La conclusión es totalmente injusta porque Garret FitzGerald, cuya única coincidencia política y personal con Haughey es que también tiene 61 años, se ha visto obligado a aplicar desde el Gobierno una política de tremenda austeridad como consecuencia del déficit de la balanza de pagos y el exorbitante endeudamiento público dejado por el Gobierno de Haughey en 1982.

Pero es evidente que el honesto doctor en Historia y profesor de Economía Política, antiguo corresponsal del Financial Times en Dublín, no es precisamente un comunicador.

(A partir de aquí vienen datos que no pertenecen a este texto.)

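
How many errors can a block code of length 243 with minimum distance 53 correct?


Correction capability = floor((d-1)/2) = floor((53-1)/2) = 26

26 errors


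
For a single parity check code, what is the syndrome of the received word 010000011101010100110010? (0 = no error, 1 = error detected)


Syndrome = XOR of all bits = 0 XOR 1 XOR 0 XOR 0 XOR 0 XOR 0 XOR 0 XOR 1 XOR 1 XOR 1 XOR 0 XOR 1 XOR 0 XOR 1 XOR 0 XOR 1 XOR 0 XOR 0 XOR 1 XOR 1 XOR 0 XOR 0 XOR 1 XOR 0 = 0

0


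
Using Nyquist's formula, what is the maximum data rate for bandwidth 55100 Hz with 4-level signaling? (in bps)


Rate = 2 * B * log2(M) = 2 * 55100 * 2.0 = 220400.0

220400.0 bps


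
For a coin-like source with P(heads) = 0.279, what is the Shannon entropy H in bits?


H = -p*log2(p) - (1-p)*log2(1-p). -0.279*log2(0.279) = 0.513824; -0.721*log2(0.721) = 0.340261. H = 0.513824 + 0.340261 = 0.8541

0.8541 bits


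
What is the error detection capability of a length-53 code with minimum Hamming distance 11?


Detection capability = d_min - 1 = 11 - 1 = 10

10 errors


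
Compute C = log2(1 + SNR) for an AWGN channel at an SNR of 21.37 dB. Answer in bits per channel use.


SNR_linear = 10^(21.37/10) = 137.0882; C = log2(1 + SNR_linear) = log2(1 + 137.0882) = 7.1094

7.1094 bits/channel use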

FitzGerald, que muy bien hubiera podido sustituir a John Wayne en el clásico dedicado por John Ford a Irlanda con el título de El hombre tranquilo, tiene entre otros el mérito de haber intentado una liberación de las costumbres en un país anclado en la tradición católica más integrista.

El tercer hombre

Pero o no calculó bien sus posibilidades o subestimó el poder de convicción de la jerarquía. Su referéndum del pasado junio sobre la introducción de un divorcio limitadísimo fue abrumadoramente derrotado por cerca de dos tercios de la población.El hombre que, si se produce una situación en la que Haughey no consigue la mayoría absoluta, puede convertirse en árbitro de la balanza política es Desmond O'Malley, un antiguo ministro de Haughey que se separó del partido después de acusar a su líder de dictador y fundó el Grupoo Progresista Democrático. Este pretende ser un sucedáneo irlandés de los partidos liberales alemán o británico, aunque, como casi todo en Irlanda, mucho más a la derecha en lo económico que los alemanes o británicos.

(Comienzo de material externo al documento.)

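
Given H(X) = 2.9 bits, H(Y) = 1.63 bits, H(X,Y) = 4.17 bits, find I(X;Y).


I(X;Y) = H(X) + H(Y) - H(X,Y) = 2.9 + 1.63 - 4.17 = 0.36

0.36 bits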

O'Malley manifiesta a un grupo de periodistas que viajan con él camino de la histórica ciudad de Dregheda, arrasada por las tropas inglesas de Cronwell en 1654, que es preciso que "Irlanda supere la división de la guerra civil", encarnada por los dos partidos nacionalistas, el Fine Gael (Clan de Irlanda), de FitzGerald, y el Fianna Fail, de Haughey. "Hace falta mirar al futuro y no al pasado", concluye O'Malley.